Kahane hired an attorney for his young machine gunners and occasionally visited them in prison. He appointed one of the youths imprisoned with Liebowitz, Yehuda Richter, from Beverly Hills, to be his chief deputy in Kach. Leitner, who somehow managed to flee from Israel, was later arrested by U.S. marshals at the White Plains, New York campus of Pace University Law School, where he was studying. He returned to Israel after lengthy legal maneuvering, served a year in prison, and is once again a law student at Touro College in Manhattan.
Liebowitz now says the machine-gun bus attack was a cathartic experience and that he is grateful that confinement in prison gave him the personal discipline he lacked. After spending more than two years in prison, he returned to the United States in 1986 to promote aliya (immigration to Israel) as an emissary of the Eretz Yisrael Movement, which is affiliated with Gush Emunim. He is currently working for a Manhattan-based security firm. He told me he helped install a security system for the Albanian Mission to the United Nations.
Matt says as soon as he saves enough money he will move to Israel permanently. His wife, Judy, a twenty-three-year-old nurse, would like to live in a quiet Jerusalem neighborhood and raise a family.
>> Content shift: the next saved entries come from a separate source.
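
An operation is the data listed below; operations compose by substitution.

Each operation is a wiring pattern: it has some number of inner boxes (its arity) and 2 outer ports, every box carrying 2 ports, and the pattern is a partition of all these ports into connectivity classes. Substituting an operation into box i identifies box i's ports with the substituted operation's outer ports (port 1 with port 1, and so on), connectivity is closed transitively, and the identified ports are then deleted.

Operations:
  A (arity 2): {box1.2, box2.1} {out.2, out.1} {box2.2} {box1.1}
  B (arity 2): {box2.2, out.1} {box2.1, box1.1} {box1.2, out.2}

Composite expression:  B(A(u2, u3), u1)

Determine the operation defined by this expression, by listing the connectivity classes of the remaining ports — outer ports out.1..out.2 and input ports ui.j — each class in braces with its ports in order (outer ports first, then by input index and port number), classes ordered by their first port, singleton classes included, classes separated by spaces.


Connectivity passes through glued B-boundaries; trace each wire chain.
after A, the pattern on (u2, u3) reads {out.1, out.2} {u2.1} {u2.2, u3.1} {u3.2} (out.j = its outer ports)
after B, the pattern on (u2, u3, u1) reads {out.1, u1.2} {out.2, u1.1} {u2.1} {u2.2, u3.1} {u3.2} (out.j = its outer ports)

{out.1, u1.2} {out.2, u1.1} {u2.1} {u2.2, u3.1} {u3.2}


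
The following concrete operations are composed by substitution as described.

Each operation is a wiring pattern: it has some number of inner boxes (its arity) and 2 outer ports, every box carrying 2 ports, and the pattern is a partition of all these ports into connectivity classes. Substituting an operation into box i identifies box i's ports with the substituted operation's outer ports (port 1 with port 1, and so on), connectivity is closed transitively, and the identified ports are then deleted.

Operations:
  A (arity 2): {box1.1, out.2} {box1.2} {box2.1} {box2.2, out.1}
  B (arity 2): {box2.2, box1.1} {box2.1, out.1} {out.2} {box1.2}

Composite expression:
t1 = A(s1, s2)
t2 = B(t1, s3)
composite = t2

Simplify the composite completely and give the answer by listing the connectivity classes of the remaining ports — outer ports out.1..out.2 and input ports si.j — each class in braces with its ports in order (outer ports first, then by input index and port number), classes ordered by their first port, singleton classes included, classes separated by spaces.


{out.1, s3.1} {out.2} {s1.1} {s1.2} {s2.1} {s2.2, s3.2}

Substituting into B glues patterns; closure does the rest.
the subtree at A composes to {out.1, s2.2} {out.2, s1.1} {s1.2} {s2.1} on (s1, s2); out.j = own outer ports
the subtree at B composes to {out.1, s3.1} {out.2} {s1.1} {s1.2} {s2.1} {s2.2, s3.2} on (s1, s2, s3); out.j = own outer ports


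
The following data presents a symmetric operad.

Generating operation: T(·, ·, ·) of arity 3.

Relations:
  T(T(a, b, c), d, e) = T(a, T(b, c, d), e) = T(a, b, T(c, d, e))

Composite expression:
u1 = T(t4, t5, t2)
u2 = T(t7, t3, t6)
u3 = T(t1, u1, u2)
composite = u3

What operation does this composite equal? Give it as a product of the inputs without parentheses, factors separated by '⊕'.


t1 ⊕ t4 ⊕ t5 ⊕ t2 ⊕ t7 ⊕ t3 ⊕ t6

Key point: T is associative — brackets drop, the t-order remains.
T(t4, t5, t2) unparenthesizes to t4 ⊕ t5 ⊕ t2
T(t7, t3, t6) unparenthesizes to t7 ⊕ t3 ⊕ t6
T(t1, T(t4, t5, t2), T(t7, t3, t6)) unparenthesizes to t1 ⊕ t4 ⊕ t5 ⊕ t2 ⊕ t7 ⊕ t3 ⊕ t6


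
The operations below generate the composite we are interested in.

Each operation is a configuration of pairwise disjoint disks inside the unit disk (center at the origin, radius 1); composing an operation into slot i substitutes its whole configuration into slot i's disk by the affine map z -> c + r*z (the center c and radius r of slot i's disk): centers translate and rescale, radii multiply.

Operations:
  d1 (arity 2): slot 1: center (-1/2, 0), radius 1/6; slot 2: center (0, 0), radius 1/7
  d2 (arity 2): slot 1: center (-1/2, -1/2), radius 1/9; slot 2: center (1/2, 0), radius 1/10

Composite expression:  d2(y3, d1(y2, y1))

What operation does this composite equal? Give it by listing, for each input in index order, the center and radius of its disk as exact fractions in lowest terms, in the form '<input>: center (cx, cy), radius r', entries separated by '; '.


y1: center (1/2, 0), radius 1/70; y2: center (9/20, 0), radius 1/60; y3: center (-1/2, -1/2), radius 1/9

Affine substitution under d2: radii multiply and y-centers shift.
input y3: applying the 1 nested substitution gives center (-1/2, -1/2), radius 1/9
input y2: applying the 2 nested substitutions gives center (9/20, 0), radius 1/60
input y1: applying the 2 nested substitutions gives center (1/2, 0), radius 1/70


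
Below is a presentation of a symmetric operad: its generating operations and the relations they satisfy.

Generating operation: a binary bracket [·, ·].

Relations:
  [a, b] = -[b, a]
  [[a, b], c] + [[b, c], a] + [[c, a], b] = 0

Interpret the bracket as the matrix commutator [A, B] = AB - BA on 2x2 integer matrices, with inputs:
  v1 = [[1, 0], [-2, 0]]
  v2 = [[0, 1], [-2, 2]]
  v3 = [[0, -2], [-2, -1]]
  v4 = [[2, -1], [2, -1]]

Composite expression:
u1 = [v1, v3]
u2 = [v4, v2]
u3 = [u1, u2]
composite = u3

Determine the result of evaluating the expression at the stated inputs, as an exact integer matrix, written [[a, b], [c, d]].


[[-4, -8], [16, 4]]

[v1, v3] = [[-4, -2], [0, 4]]
[v4, v2] = [[0, 1], [2, 0]]
[[v1, v3], [v4, v2]] = [[-4, -8], [16, 4]]


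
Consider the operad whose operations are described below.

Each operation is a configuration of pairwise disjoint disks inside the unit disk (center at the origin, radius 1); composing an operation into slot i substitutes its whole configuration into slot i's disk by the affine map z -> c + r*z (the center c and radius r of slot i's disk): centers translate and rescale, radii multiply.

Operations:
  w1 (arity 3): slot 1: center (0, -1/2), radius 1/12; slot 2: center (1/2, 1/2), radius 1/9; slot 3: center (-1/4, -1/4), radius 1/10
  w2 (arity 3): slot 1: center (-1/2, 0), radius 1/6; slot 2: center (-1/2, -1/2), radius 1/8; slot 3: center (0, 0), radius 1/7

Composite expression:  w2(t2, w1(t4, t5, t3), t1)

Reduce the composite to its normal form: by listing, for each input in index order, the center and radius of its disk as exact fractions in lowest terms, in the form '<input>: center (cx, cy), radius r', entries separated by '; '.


Affine substitution under w2: radii multiply and t-centers shift.
t2: after 1 affine step, its disk has center (-1/2, 0), radius 1/6
t4: after 2 affine steps, its disk has center (-1/2, -9/16), radius 1/96
t5: after 2 affine steps, its disk has center (-7/16, -7/16), radius 1/72
t3: after 2 affine steps, its disk has center (-17/32, -17/32), radius 1/80
t1: after 1 affine step, its disk has center (0, 0), radius 1/7

t1: center (0, 0), radius 1/7; t2: center (-1/2, 0), radius 1/6; t3: center (-17/32, -17/32), radius 1/80; t4: center (-1/2, -9/16), radius 1/96; t5: center (-7/16, -7/16), radius 1/72


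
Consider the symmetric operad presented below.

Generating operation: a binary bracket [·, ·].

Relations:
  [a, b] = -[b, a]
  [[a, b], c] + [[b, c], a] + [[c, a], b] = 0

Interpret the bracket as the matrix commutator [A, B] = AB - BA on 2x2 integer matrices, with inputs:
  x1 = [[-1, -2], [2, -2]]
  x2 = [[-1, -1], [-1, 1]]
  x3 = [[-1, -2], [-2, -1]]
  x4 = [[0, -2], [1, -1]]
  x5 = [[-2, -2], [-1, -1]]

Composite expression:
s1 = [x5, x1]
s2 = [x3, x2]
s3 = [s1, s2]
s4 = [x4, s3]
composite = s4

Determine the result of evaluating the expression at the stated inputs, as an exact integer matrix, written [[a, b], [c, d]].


[[-144, 128], [-8, 144]]


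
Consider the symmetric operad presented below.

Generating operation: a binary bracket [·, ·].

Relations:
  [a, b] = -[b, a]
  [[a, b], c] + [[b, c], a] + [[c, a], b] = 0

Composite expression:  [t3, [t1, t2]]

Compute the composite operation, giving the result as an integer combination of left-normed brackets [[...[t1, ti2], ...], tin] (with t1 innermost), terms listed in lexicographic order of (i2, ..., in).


-[[t1, t2], t3]

Skip Jacobi rewriting: expand, keep t1-initial words, read off terms.
Composite bracket: [t3, [t1, t2]]
Under [a, b] = ab - ba we get 4 signed associative words (2^2 = 4).
Only words starting with t1 matter:
  the word t1t2t3 carries sign -1 and contributes -[[t1, t2], t3]


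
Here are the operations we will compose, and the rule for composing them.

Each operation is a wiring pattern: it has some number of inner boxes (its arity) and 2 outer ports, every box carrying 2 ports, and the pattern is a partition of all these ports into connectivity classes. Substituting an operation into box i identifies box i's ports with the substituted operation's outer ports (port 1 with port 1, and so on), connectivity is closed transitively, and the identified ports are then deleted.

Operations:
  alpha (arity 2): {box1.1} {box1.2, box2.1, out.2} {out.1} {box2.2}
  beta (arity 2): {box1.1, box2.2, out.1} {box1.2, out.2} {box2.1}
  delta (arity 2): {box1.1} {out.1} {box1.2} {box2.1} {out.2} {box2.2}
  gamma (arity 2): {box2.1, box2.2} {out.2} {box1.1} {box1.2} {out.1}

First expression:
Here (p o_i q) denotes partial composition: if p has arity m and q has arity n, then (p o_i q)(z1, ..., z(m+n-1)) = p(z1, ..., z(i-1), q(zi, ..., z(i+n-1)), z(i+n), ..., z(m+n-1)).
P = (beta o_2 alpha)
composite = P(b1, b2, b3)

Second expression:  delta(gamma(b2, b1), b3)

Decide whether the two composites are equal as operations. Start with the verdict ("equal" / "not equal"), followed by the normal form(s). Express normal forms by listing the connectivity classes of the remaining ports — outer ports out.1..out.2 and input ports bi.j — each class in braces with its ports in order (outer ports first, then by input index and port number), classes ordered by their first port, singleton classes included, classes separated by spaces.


not equal — first {out.1, b1.1, b2.2, b3.1} {out.2, b1.2} {b2.1} {b3.2}, second {out.1} {out.2} {b1.1, b1.2} {b2.1} {b2.2} {b3.1} {b3.2}

Normal form of the first expression: {out.1, b1.1, b2.2, b3.1} {out.2, b1.2} {b2.1} {b3.2}
Normal form of the second expression: {out.1} {out.2} {b1.1, b1.2} {b2.1} {b2.2} {b3.1} {b3.2}
The normal forms differ: not equal.


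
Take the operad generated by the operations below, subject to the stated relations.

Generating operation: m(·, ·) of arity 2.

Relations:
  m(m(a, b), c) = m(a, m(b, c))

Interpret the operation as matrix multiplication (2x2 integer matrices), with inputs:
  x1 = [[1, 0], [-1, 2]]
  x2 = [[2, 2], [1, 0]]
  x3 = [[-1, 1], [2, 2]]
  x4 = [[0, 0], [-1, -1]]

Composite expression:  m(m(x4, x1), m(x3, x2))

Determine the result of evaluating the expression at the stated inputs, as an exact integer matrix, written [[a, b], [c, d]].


[[0, 0], [-12, -8]]


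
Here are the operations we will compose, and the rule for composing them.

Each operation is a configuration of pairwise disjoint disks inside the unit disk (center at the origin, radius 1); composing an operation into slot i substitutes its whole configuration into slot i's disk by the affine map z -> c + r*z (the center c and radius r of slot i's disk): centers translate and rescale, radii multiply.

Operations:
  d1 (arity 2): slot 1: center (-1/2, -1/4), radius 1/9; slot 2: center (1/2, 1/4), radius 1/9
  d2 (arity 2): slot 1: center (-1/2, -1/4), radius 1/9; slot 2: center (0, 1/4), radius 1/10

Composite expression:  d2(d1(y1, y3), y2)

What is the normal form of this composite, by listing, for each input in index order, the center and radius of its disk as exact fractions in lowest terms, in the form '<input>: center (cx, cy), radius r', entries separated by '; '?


y1: center (-5/9, -5/18), radius 1/81; y2: center (0, 1/4), radius 1/10; y3: center (-4/9, -2/9), radius 1/81

Each y-disk chains the slot maps above it in d2; radii multiply.
y1: after 2 affine steps, its disk has center (-5/9, -5/18), radius 1/81
y3: after 2 affine steps, its disk has center (-4/9, -2/9), radius 1/81
y2: after 1 affine step, its disk has center (0, 1/4), radius 1/10


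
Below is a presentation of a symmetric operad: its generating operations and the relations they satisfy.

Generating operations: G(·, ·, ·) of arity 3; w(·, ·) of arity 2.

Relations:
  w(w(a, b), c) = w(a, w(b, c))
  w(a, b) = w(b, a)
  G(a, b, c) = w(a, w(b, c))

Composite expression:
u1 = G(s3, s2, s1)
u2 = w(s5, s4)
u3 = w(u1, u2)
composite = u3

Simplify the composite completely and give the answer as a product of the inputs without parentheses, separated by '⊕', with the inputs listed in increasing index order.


Any arrangement under w is one operation, so sort the s-inputs.
G(s3, s2, s1) linearizes to s3 ⊕ s2 ⊕ s1
w(s5, s4) linearizes to s5 ⊕ s4
w(G(s3, s2, s1), w(s5, s4)) linearizes to s3 ⊕ s2 ⊕ s1 ⊕ s5 ⊕ s4
the factors in increasing index order: s1 ⊕ s2 ⊕ s3 ⊕ s4 ⊕ s5

s1 ⊕ s2 ⊕ s3 ⊕ s4 ⊕ s5


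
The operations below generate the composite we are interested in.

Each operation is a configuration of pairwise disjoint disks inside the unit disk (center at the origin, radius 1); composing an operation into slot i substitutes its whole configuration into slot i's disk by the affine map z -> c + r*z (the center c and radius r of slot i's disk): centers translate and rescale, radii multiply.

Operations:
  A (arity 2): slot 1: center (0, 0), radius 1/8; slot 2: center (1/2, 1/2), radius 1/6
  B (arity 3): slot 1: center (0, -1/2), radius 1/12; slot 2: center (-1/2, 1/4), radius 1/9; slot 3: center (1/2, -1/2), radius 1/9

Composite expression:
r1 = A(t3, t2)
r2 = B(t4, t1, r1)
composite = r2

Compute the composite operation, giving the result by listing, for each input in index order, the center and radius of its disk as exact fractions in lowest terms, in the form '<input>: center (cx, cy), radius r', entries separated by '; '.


t1: center (-1/2, 1/4), radius 1/9; t2: center (5/9, -4/9), radius 1/54; t3: center (1/2, -1/2), radius 1/72; t4: center (0, -1/2), radius 1/12

Nesting under B composes maps z -> c + r*z down each t-path.
tracing t4 down its 1-map path: center (0, -1/2), radius 1/12
tracing t1 down its 1-map path: center (-1/2, 1/4), radius 1/9
tracing t3 down its 2-map path: center (1/2, -1/2), radius 1/72
tracing t2 down its 2-map path: center (5/9, -4/9), radius 1/54


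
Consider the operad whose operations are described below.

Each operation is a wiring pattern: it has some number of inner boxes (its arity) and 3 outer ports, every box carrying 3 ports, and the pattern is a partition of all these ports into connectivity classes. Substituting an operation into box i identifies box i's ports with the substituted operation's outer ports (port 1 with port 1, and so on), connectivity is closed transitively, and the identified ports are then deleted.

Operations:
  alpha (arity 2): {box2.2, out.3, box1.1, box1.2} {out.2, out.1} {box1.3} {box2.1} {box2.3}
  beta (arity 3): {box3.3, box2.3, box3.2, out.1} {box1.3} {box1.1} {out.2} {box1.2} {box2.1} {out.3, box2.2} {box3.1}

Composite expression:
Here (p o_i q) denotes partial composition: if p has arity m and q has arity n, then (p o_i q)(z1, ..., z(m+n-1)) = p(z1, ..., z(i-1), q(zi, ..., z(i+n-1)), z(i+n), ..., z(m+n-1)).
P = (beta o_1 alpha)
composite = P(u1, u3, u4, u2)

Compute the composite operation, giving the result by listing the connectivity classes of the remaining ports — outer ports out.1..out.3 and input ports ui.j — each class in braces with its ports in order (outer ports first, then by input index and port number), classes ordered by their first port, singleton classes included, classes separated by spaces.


Connectivity passes through glued beta-boundaries; trace each wire chain.
composing alpha on (u1, u3), with out.j its own outer ports: {out.1, out.2} {out.3, u1.1, u1.2, u3.2} {u1.3} {u3.1} {u3.3}
composing beta on (u1, u3, u4, u2), with out.j its own outer ports: {out.1, u2.2, u2.3, u4.3} {out.2} {out.3, u4.2} {u1.1, u1.2, u3.2} {u1.3} {u2.1} {u3.1} {u3.3} {u4.1}

{out.1, u2.2, u2.3, u4.3} {out.2} {out.3, u4.2} {u1.1, u1.2, u3.2} {u1.3} {u2.1} {u3.1} {u3.3} {u4.1}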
Matt wants to move to the fiercely nationalist Palestinian West Bank city of Hebron, where ultranationalist Jews have carved a foothold in the heart of the city’s squalid, fly-blown Casbah.
A young man who still values violence, Liebowitz says Kahane’s radical philosophy continues to guide him. “I think the Arabs should be moved out of Israel,” he said, echoing Kahane. “My parents can’t believe that the bus attack had anything to do with ideology. They still think it happened because they got a divorce,” he said, laughing softly.